An eternal learner

Alumna shares her virtual care expertise and life experiences to help advance the college’s focus on telehealth education

Mary Gomez, photo by Chris Guillen

From the medical-themed TV shows she watched during the 1970s, Mary Astor Gomez, Nurs ’82, got the distinct impression that nursing was an exciting and important profession. 

She has since confirmed that impression, over the course of a varied career that took her from the neonatal intensive care unit to a pediatric air ambulance and eventually landed her in a multifaceted telehealth role helping patients across the country.

Gomez, who grew up in suburban Chicago, says her mother selected Marquette for her, based solely on the fact that a friend’s son was already a student there.

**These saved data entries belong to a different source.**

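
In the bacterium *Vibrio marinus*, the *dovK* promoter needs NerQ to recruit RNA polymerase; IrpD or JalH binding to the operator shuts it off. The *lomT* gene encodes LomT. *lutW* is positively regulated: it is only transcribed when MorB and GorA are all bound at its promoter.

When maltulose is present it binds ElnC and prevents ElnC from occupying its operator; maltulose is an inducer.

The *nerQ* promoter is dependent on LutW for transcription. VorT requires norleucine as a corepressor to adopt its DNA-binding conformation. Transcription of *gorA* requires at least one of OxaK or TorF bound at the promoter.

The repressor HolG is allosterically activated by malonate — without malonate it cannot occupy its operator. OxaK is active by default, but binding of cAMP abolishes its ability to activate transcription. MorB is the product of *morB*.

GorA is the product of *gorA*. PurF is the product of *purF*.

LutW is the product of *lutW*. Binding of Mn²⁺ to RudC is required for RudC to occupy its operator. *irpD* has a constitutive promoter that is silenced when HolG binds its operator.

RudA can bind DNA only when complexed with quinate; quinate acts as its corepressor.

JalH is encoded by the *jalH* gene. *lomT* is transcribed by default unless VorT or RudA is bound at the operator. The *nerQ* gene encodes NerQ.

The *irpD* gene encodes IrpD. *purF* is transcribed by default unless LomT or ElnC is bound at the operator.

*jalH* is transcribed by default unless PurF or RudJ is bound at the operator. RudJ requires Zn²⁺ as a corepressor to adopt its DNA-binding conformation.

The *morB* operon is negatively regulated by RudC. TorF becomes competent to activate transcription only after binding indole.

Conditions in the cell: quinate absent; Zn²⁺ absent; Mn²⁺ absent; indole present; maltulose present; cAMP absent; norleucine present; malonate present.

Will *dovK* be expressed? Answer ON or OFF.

ON

Malonate is present, so HolG is active.
With repressor HolG bound, *irpD* is not transcribed.
So IrpD is not produced.
Mn²⁺ is absent, so RudC is inactive.
With no repressor bound, *morB* is transcribed.
So MorB is produced and active.
cAMP is absent, so OxaK is active.
Indole is present, so TorF is active.
Activator OxaK is present, so *gorA* is transcribed.
So GorA is produced and active.
No repressor is bound and MorB and GorA are active, so *lutW* is transcribed.
So LutW is produced and active.
No repressor is bound and LutW is active, so *nerQ* is transcribed.
So NerQ is produced and active.
Norleucine is present, so VorT is active.
Quinate is absent, so RudA is inactive.
With repressor VorT bound, *lomT* is not transcribed.
So LomT is not produced.
Maltulose is present, so ElnC is inactive.
With no repressor bound, *purF* is transcribed.
So PurF is produced and active.
Zn²⁺ is absent, so RudJ is inactive.
With repressor PurF bound, *jalH* is not transcribed.
So JalH is not produced.
No repressor is bound and NerQ is active, so *dovK* is transcribed.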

“It wasn’t until I got there that I learned that the Marquette nursing program was so stellar,” she says. “I’m really grateful that I landed there, and I’m so fortunate to have had a Jesuit education that really formulated who I was to become.”

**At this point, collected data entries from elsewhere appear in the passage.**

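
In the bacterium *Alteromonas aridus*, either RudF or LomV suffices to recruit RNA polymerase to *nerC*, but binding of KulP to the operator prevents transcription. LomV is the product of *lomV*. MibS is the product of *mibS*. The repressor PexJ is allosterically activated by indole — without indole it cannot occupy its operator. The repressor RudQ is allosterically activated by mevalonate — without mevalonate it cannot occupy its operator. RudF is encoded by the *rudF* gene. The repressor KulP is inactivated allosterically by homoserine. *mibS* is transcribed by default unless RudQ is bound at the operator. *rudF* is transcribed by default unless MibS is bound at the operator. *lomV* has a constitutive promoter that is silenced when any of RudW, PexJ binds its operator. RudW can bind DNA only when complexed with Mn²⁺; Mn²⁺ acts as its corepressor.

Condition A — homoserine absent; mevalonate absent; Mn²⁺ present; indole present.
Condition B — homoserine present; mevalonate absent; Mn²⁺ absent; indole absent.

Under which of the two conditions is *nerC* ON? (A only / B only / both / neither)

B only

Condition A:
Homoserine is absent, so KulP is active.
Mevalonate is absent, so RudQ is inactive.
With no repressor bound, *mibS* is transcribed.
So MibS is produced and active.
With repressor MibS bound, *rudF* is not transcribed.
So RudF is not produced.
Mn²⁺ is present, so RudW is active.
Indole is present, so PexJ is active.
With repressor RudW bound, *lomV* is not transcribed.
So LomV is not produced.
With repressor KulP bound, *nerC* is not transcribed.
→ *nerC* is OFF in A.
Condition B:
Homoserine is present, so KulP is inactive.
Mevalonate is absent, so RudQ is inactive.
With no repressor bound, *mibS* is transcribed.
So MibS is produced and active.
With repressor MibS bound, *rudF* is not transcribed.
So RudF is not produced.
Mn²⁺ is absent, so RudW is inactive.
Indole is absent, so PexJ is inactive.
With no repressor bound, *lomV* is transcribed.
So LomV is produced and active.
Activator LomV is present, so *nerC* is transcribed.
→ *nerC* is ON in B.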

While at Marquette, Gomez says, she was particularly inspired by her pediatrics professor Dr. Jean Hennessey, who encouraged students to continue to build on their nursing training. “She really espoused that we were only laying the foundation here and that it was up to us to take our careers to the next level,” Gomez says. “She told us, ‘You have to keep learning, all the time — learning never stops.’ Her advice really resonated with me, and I’ve been on a continual path of learning.” 

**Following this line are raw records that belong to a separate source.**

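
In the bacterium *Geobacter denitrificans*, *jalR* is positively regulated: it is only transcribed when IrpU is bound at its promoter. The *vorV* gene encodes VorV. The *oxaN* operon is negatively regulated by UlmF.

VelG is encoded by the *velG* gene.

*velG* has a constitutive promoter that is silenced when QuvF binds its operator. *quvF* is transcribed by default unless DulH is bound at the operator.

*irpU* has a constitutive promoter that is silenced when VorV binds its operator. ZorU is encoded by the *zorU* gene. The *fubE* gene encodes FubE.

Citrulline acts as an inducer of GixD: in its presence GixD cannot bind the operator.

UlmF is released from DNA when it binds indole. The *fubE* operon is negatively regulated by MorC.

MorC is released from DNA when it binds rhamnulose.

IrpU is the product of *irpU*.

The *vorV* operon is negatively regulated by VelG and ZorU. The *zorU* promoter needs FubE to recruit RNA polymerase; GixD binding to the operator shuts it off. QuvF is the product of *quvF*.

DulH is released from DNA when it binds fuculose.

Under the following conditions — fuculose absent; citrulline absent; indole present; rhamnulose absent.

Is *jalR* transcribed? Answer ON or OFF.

Fuculose is absent, so DulH is active.
With repressor DulH bound, *quvF* is not transcribed.
So QuvF is not produced.
With no repressor bound, *velG* is transcribed.
So VelG is produced and active.
Rhamnulose is absent, so MorC is active.
With repressor MorC bound, *fubE* is not transcribed.
So FubE is not produced.
Citrulline is absent, so GixD is active.
With repressor GixD bound, *zorU* is not transcribed.
So ZorU is not produced.
With repressor VelG bound, *vorV* is not transcribed.
So VorV is not produced.
With no repressor bound, *irpU* is transcribed.
So IrpU is produced and active.
No repressor is bound and IrpU is active, so *jalR* is transcribed.

ON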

Six months into her first job, as a NICU nurse in Evanston, Illinois, Gomez was back in school to earn her master’s degree in clinical maternal/child health from Loyola University Chicago. She later completed additional postgraduate work there to become a nurse practitioner.

Gomez also served in the U.S. Navy Reserves Nurse Corps and admits, with a laugh, that her career has shared some aspects with that of one famed nurse she regularly watched on TV: Maj. Margaret Houlihan, from the hit show M-A-S-H. 

“That show really did formulate several parts of my career, including my military background and my flight background,” she says. “I really wanted to be in a role where I was able to do critical care.”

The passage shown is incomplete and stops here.